Inhibition of LPS induced NF-κB activation by CKD712. After CKD712 was treated at indicated concentrations for 1 h in free DMEM, RAW 264.7 cells were treated with 1 μg/ml LPS and incubated for 4 h. Lysates and nuclear extracts of cells were prepared using a Nuclear Extraction kit (Panomics, USA). (A) Five micrograms of nuclear extract was incubated with a biotin-labeled probe; NF-κB: (5′ → 3′) AGT TGA GGG GAC TTT CCC AGG C, at 15°C for 30 min. Images of probes bound with nuclear extract were acquired using ChemiDoc™ XRS (Bio-Rad), and the lysates were immunobloted with anti-cPLA₂ and anti-COX-2 antibodies (B) After incubation with CKD712 and LPS for 8 h, released PGE₂ was detected, in the medium used to grow the cells, by using anti-PGE₂ antibody (PGE₂ ELISA kit; Sapphire Bioscience). **p < 0.01 compared with no treated-control group, ^##p < 0.01 compared with LPS and 0 μM-treated group.

Fig. 8

Inhibition of phosphorylation of ERK1/2 and JNK/SAP by CKD712. After the cells were treated with MAPK inhibitors at 5 μM (A) or CKD712 at 0, 1, 10, 50, and 100 μM (B) for 0.5 h in free DMEM, RAW 264.7 cells were treated with 1 μg/ml LPS and incubated for 0.5 h. Next, the cells were harvested and washed 2 times in TBS, and then sonicated in lysis buffer (120 mM NaCl, 75 mM Tris-Cl, and 1 mM EDTA, pH 9.0). The sonicated cells were centrifuged at 2,000 × g for 10 min at 4°C. Supernatants (lysates) were immunobloted with anti-MAPK, anti-phospho-MAPK, anti-cPLA₂, and anti-phospho-cPLA₂ antibodies.

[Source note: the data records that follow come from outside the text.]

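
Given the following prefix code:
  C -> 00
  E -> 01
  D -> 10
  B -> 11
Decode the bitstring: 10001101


Decoding step by step:
Bits 10 -> D
Bits 00 -> C
Bits 11 -> B
Bits 01 -> E


Decoded message: DCBE


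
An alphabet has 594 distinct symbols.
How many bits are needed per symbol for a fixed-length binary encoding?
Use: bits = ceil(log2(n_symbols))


log2(594) = 9.2143
Bracket: 2^9 = 512 < 594 <= 2^10 = 1024
So ceil(log2(594)) = 10

bits = ceil(log2(594)) = ceil(9.2143) = 10 bits


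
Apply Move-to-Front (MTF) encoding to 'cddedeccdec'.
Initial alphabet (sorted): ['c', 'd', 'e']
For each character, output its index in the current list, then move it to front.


MTF encoding:
'c': index 0 in ['c', 'd', 'e'] -> ['c', 'd', 'e']
'd': index 1 in ['c', 'd', 'e'] -> ['d', 'c', 'e']
'd': index 0 in ['d', 'c', 'e'] -> ['d', 'c', 'e']
'e': index 2 in ['d', 'c', 'e'] -> ['e', 'd', 'c']
'd': index 1 in ['e', 'd', 'c'] -> ['d', 'e', 'c']
'e': index 1 in ['d', 'e', 'c'] -> ['e', 'd', 'c']
'c': index 2 in ['e', 'd', 'c'] -> ['c', 'e', 'd']
'c': index 0 in ['c', 'e', 'd'] -> ['c', 'e', 'd']
'd': index 2 in ['c', 'e', 'd'] -> ['d', 'c', 'e']
'e': index 2 in ['d', 'c', 'e'] -> ['e', 'd', 'c']
'c': index 2 in ['e', 'd', 'c'] -> ['c', 'e', 'd']


Output: [0, 1, 0, 2, 1, 1, 2, 0, 2, 2, 2]


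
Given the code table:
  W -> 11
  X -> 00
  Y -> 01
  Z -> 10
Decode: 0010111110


Decoding:
00 -> X
10 -> Z
11 -> W
11 -> W
10 -> Z


Result: XZWWZ


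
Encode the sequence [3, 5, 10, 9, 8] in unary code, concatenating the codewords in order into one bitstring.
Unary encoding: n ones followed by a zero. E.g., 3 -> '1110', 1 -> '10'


Encode each number as n ones followed by a terminating 0:
  3 -> 1110 (4 bits)
  5 -> 111110 (6 bits)
  10 -> 11111111110 (11 bits)
  9 -> 1111111110 (10 bits)
  8 -> 111111110 (9 bits)
Total length = 4 + 6 + 11 + 10 + 9 = 40 bits.

Unary([3, 5, 10, 9, 8]) = 1110111110111111111101111111110111111110 (40 bits)


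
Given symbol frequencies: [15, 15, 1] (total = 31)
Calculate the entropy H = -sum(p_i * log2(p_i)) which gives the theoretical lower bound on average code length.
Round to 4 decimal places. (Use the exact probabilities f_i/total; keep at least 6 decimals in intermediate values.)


Per-symbol terms -p_i * log2(p_i) with p_i = f_i/31:
  p = 15/31 = 0.483871: log2(p) = -1.047306, -p*log2(p) = 0.506761
  p = 15/31 = 0.483871: log2(p) = -1.047306, -p*log2(p) = 0.506761
  p = 1/31 = 0.032258: log2(p) = -4.954196, -p*log2(p) = 0.159813
H = 0.506761 + 0.506761 + 0.159813 = 1.173335

H = 1.1733 bits/symbol


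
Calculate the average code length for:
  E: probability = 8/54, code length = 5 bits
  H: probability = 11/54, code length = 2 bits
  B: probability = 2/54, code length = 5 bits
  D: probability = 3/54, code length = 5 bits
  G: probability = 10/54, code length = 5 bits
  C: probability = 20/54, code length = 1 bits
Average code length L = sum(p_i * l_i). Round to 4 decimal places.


Weighted contributions p_i * l_i:
  E: (8/54) * 5 = 40/54
  H: (11/54) * 2 = 22/54
  B: (2/54) * 5 = 10/54
  D: (3/54) * 5 = 15/54
  G: (10/54) * 5 = 50/54
  C: (20/54) * 1 = 20/54
Sum = (40 + 22 + 10 + 15 + 50 + 20)/54 = 157/54

L = 157/54 = 2.9074 bits/symbol


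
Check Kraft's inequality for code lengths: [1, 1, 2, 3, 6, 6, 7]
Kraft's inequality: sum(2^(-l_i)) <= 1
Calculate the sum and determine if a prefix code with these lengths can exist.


Sum = 2^(-1) + 2^(-1) + 2^(-2) + 2^(-3) + 2^(-6) + 2^(-6) + 2^(-7)
    = 0.5 + 0.5 + 0.25 + 0.125 + 0.015625 + 0.015625 + 0.0078125
    = 181/128 = 1.4140625
Since 1.4140625 > 1, Kraft's inequality is NOT satisfied.
A prefix code with these lengths CANNOT exist.

Kraft sum = 1.4140625. Not satisfied.


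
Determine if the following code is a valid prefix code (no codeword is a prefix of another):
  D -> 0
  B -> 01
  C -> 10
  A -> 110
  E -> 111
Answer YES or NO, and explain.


Checking each pair (does one codeword prefix another?):
  D='0' vs B='01': prefix -- VIOLATION

NO -- this is NOT a valid prefix code. D (0) is a prefix of B (01).


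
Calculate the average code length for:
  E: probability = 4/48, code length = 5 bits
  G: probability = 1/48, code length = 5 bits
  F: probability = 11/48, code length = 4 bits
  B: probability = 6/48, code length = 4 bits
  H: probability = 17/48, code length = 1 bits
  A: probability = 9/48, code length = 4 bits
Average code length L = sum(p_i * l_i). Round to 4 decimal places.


Weighted contributions p_i * l_i:
  E: (4/48) * 5 = 20/48
  G: (1/48) * 5 = 5/48
  F: (11/48) * 4 = 44/48
  B: (6/48) * 4 = 24/48
  H: (17/48) * 1 = 17/48
  A: (9/48) * 4 = 36/48
Sum = (20 + 5 + 44 + 24 + 17 + 36)/48 = 146/48

L = 146/48 = 3.0417 bits/symbol


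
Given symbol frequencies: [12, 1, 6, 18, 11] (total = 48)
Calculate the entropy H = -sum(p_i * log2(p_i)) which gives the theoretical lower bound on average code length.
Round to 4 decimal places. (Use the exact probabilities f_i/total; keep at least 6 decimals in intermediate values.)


Per-symbol terms -p_i * log2(p_i) with p_i = f_i/48:
  p = 12/48 = 0.250000: log2(p) = -2.000000, -p*log2(p) = 0.500000
  p = 1/48 = 0.020833: log2(p) = -5.584963, -p*log2(p) = 0.116353
  p = 6/48 = 0.125000: log2(p) = -3.000000, -p*log2(p) = 0.375000
  p = 18/48 = 0.375000: log2(p) = -1.415037, -p*log2(p) = 0.530639
  p = 11/48 = 0.229167: log2(p) = -2.125531, -p*log2(p) = 0.487101
H = 0.500000 + 0.116353 + 0.375000 + 0.530639 + 0.487101 = 2.009093

H = 2.0091 bits/symbol


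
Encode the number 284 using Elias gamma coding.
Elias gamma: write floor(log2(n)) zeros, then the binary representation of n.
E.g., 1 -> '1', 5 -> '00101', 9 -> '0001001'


num_bits = floor(log2(284)) + 1 = 9
leading_zeros = num_bits - 1 = 8
binary(284) = 100011100

Elias gamma(284) = '00000000' + '100011100' = 00000000100011100 (17 bits)


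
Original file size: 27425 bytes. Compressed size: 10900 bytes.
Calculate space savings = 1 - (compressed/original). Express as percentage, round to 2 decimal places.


ratio = compressed/original = 10900/27425 = 0.397448
savings = 1 - ratio = 1 - 0.397448 = 0.602552
as a percentage: 0.602552 * 100 = 60.26%

Space savings = 1 - 10900/27425 = 60.26%


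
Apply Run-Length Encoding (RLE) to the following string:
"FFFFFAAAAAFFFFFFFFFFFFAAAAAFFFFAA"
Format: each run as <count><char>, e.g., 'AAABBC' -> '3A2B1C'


Scanning runs left to right:
  i=0: run of 'F' x 5 -> '5F'
  i=5: run of 'A' x 5 -> '5A'
  i=10: run of 'F' x 12 -> '12F'
  i=22: run of 'A' x 5 -> '5A'
  i=27: run of 'F' x 4 -> '4F'
  i=31: run of 'A' x 2 -> '2A'

RLE = 5F5A12F5A4F2A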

GAPDH was used as a protein-loading control; its phospho-protein form (A) was detected by anti-GAPDH, not by anti-phospho-GAPDH. For immunob-lotting of phospho-proteins, BSA was used instead of skim milk, and NaN₃ was excluded from all process-sing.

Fig. 9

LPS-induced AA release and cPLA₂ expression is related to the MAPK-activating pathway. (A) [³H] AA release was induced by LPS in RAW 264.7 cells, which were incubated for 24 h in complete DMEM with 0.5 μCi/ml [³H] AA, washed 3 times with free DMEM, and then incubated with MAPK inhibitors or CKD712. MAPK inhibitors were added at IC₅₀ concentrations that downregulate cytokine levels in monocytes: SP600125 (JNK/SAP inhibitor), IC₅₀: 5–10 μM, SB203580 (p38 MAPK inhibitor), IC₅₀: 50–100 nM, and PD98059 (ERK1/2 inhibitor), IC₅₀: 2 μM. After 0.5 h, the incubated cells were treated with 1 μg/ml LPS and incubated for 8 h. [³H] AA was detected in the supernatant over an 8-h time course (0, 2, 4, 40, and 8 h), using Tri-Carb 2910TR/ Perkin Elmer LAS. (B) RAW 264.7 cells were incubated for 0.5 h with CKD712 or MAPK inhibitors. After 0.5 h, cells were treated with 1 μg/ml LPS and incubated for 8 h. Cells were then harvested and washed 2 times with TBS, followed by sonication in lysis buffer (12 mM NaCl, 75 mM Tris-Cl, and 1 mM EDTA, pH 9.0). The sonicated cells were centrifuged at 2,000 × g for 10 min at 4°C. The RAW 264.7 cell lysate was immunobloted with anti-cPLA₂ antibody, and assayed for cPLA₂ activity. **p < 0.01 compared with no treated-control group, ^#p < 0.05^{, ##}p < 0.01 compared with LPS only-treated group.